We achieved significant results both in terms of technological and analytical solutions and in terms of relevant biomedical discoveries. The team led the development of innovative solutions for the analysis of tumor genomes that proved successful in multiple tumor types and settings, including tissue and liquid biopsy-based analyses. Those solutions include the ability to characterize gene lesions at the single allele level, to quantify the ‘amount of tumor DNA’ from sequencing data (using structural changes, single nucleotide variants or DNA biochemical changes), and to perform ultra-fast computations for the identification of cancer vulnerabilities. The application of those approaches to thousands of tumor genomes led to the generation of a large collection of highly processed genomic data and of comprehensive lists of potential synthetic lethal combinations per tumor type.

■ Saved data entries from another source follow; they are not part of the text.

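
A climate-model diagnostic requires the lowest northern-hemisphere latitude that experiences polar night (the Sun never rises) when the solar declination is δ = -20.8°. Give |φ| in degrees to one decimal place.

|φ| = 69.2°

Polar night requires cos H₀ = −tan φ tan δ ≥ 1, i.e. tan φ tan δ ≤ −1.
The boundary is |tan φ| · |tan δ| = 1, so |φ| = 90° − |δ| = 90° − 20.8° = 69.2° in the northern hemisphere.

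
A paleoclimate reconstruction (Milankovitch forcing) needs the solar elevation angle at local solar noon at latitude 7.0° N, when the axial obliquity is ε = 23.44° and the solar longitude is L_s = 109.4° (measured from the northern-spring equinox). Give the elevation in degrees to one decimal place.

75.0°

Solar declination: sin δ = sin ε · sin L_s = sin 23.44° × sin 109.4° = 0.37520, so δ = +22.037°.
At local noon the hour angle is zero, so the zenith angle equals |ϕ − δ| = |+7.0° − (+22.037°)| = 15.037°.
Elevation = 90° − 15.037° = 75.0°.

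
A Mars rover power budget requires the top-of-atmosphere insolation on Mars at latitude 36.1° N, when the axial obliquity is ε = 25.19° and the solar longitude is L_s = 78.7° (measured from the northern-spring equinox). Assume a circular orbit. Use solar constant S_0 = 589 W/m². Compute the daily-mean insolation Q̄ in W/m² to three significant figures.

Q̄ ≈ 218 W/m²

Solar declination: sin δ = sin ε · sin L_s = sin 25.19° × sin 78.7° = 0.41737, so δ = +24.669°.
cos h₀ = −tan(+36.1°) tan(+24.669°) = -0.3349, h₀ = 1.9123 rad.
Bracket: h₀ sin ϕ sin δ + cos ϕ cos δ sin h₀ = 1.9123×0.58920×0.41737 + 0.80799×0.90874×0.94225 = 0.470262 + 0.691850 = 1.162112.
Q̄ = (S_0/π) × [bracket] = (589/π) × 1.162112 = 217.9 W/m².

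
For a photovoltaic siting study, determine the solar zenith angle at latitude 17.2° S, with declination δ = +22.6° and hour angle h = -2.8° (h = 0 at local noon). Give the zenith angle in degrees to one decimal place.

θ_z = 39.9°

cos θ_z = sin φ sin δ + cos φ cos δ cos h = -0.113639 + 0.880870 = 0.767231.
θ_z = arccos(0.767231) = 39.9°.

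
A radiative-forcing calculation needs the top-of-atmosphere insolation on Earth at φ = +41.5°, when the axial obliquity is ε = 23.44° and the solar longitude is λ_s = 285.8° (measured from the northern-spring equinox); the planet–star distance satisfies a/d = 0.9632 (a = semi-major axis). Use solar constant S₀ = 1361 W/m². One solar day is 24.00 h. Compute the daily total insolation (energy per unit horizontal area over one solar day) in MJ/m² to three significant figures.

Solar declination: sin δ = sin ε · sin λ_s = sin 23.44° × sin 285.8° = -0.38276, so δ = -22.505°.
cos H₀ = −tan(+41.5°) tan(-22.505°) = 0.3666, H₀ = 1.1955 rad.
Bracket: H₀ sin φ sin δ + cos φ cos δ sin H₀ = 1.1955×0.66262×-0.38276 + 0.74896×0.92385×0.93040 = -0.303208 + 0.643769 = 0.340561.
Inverse-square distance factor (a/d)² = 0.9632² = 0.927754.
Q̄ = (S₀/π) × 0.927754 × [bracket] = (1361/π) × 0.927754 × 0.340561 = 136.88 W/m².
Daily total = Q̄ × 24.00 h × 3600 s/h = 136.88 × 24.00 × 3600 / 10⁶ = 11.83 MJ/m².

11.8 MJ/m²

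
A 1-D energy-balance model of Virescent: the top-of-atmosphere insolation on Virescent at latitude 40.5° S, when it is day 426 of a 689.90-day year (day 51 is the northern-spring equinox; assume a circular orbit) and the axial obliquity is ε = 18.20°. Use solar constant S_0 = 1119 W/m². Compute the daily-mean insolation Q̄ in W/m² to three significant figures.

Q̄ ≈ 301 W/m²

Solar longitude: L_s = 360° × (426 − 51)/689.90 = 195.681°.
sin δ = sin 18.20° × sin 195.681° = -0.08442, so δ = -4.842°.
cos h₀ = −tan(-40.5°) tan(-4.842°) = -0.0724, h₀ = 1.6432 rad.
Bracket: h₀ sin ϕ sin δ + cos ϕ cos δ sin h₀ = 1.6432×-0.64945×-0.08442 + 0.76041×0.99643×0.99738 = 0.090091 + 0.755710 = 0.845801.
Q̄ = (S_0/π) × [bracket] = (1119/π) × 0.845801 = 301.3 W/m².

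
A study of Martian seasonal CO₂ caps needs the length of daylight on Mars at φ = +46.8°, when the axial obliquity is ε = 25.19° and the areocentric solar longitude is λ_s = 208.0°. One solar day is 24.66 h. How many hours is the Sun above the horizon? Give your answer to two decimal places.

sin δ = sin 25.19° × sin 208.0° = -0.19982, so δ = -11.526°.
cos H₀ = −tan φ · tan δ = −tan(+46.8°) × tan(-11.526°) = 0.2172, so H₀ = 1.3519 rad = 77.46°.
Daylight = 2H₀/(2π) × 24.66 h = (1.3519/π) × 24.66 = 10.61 h.

10.61 h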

Furthermore, through the application of those approaches, we provided major contributions to the clinically-relevant definition of common and aggressive tumor types. Specifically, we were able to describe the landscape of clonal evolution of chemotherapy-resistant urothelial carcinoma and the genomic and epigenetics features characteristic of prostate cancer trans-differentiation from adenocarcinoma to neuroendocrine disease. In this specific disease setting, through our well-established collaborative network, we provided major contributions to the field by suggesting neuroendocrine biomarkers relevant both for tissue and liquid biopsy based assays and by studying the profiles of human derived organoids in pre-clinical studies. All the above-mentioned results have been published and the relevant material made available to the research community. In the context of synthetic lethality, we coupled the agnostic search of genomic lesion combination results with extensive experimental work using ad hoc engineered single clones of prostate and of bladder cancer cells. This work led to the novel identification of a prostate cancer phenotype with therapeutic potential and to the nomination of drugs with higher sensitivity in the presence of a common genomic loss in bladder cancer. These lines of work are in their final stages and will soon be submitted for publication. Further, we contributed to the development of two innovative strategies to increase the specificity of genome editing systems (Hit and go strategy and evoCas9 strategy). Although at a limited rate due to the 2020 pandemic, dissemination of results has been pursued throughout the SPICE project through presentations at conferences and international collaborative meetings, including as part of AACR conferences, of World Congress of the International union of Physiological Sciences, and of Scientific Foundations Symposia.

The strength of the SPICE project relied on the highly interdisciplinary and continuous interactions within the team and with collaborators both at the host institution and outside. We had long series of regular project and sub-project meetings that solicited scientific synergies that proved successful as in the setting of genome editing. We made some discoveries that are likely to impact the clinical setting, as in the case of neuroendocrine prostate cancer diagnosis, and developed tools, now publicly available, that can be leveraged by other pre-clinical investigators to pursue cancer type specific questions. Altogether, the SPICE project moved forward the field of cancer genomics.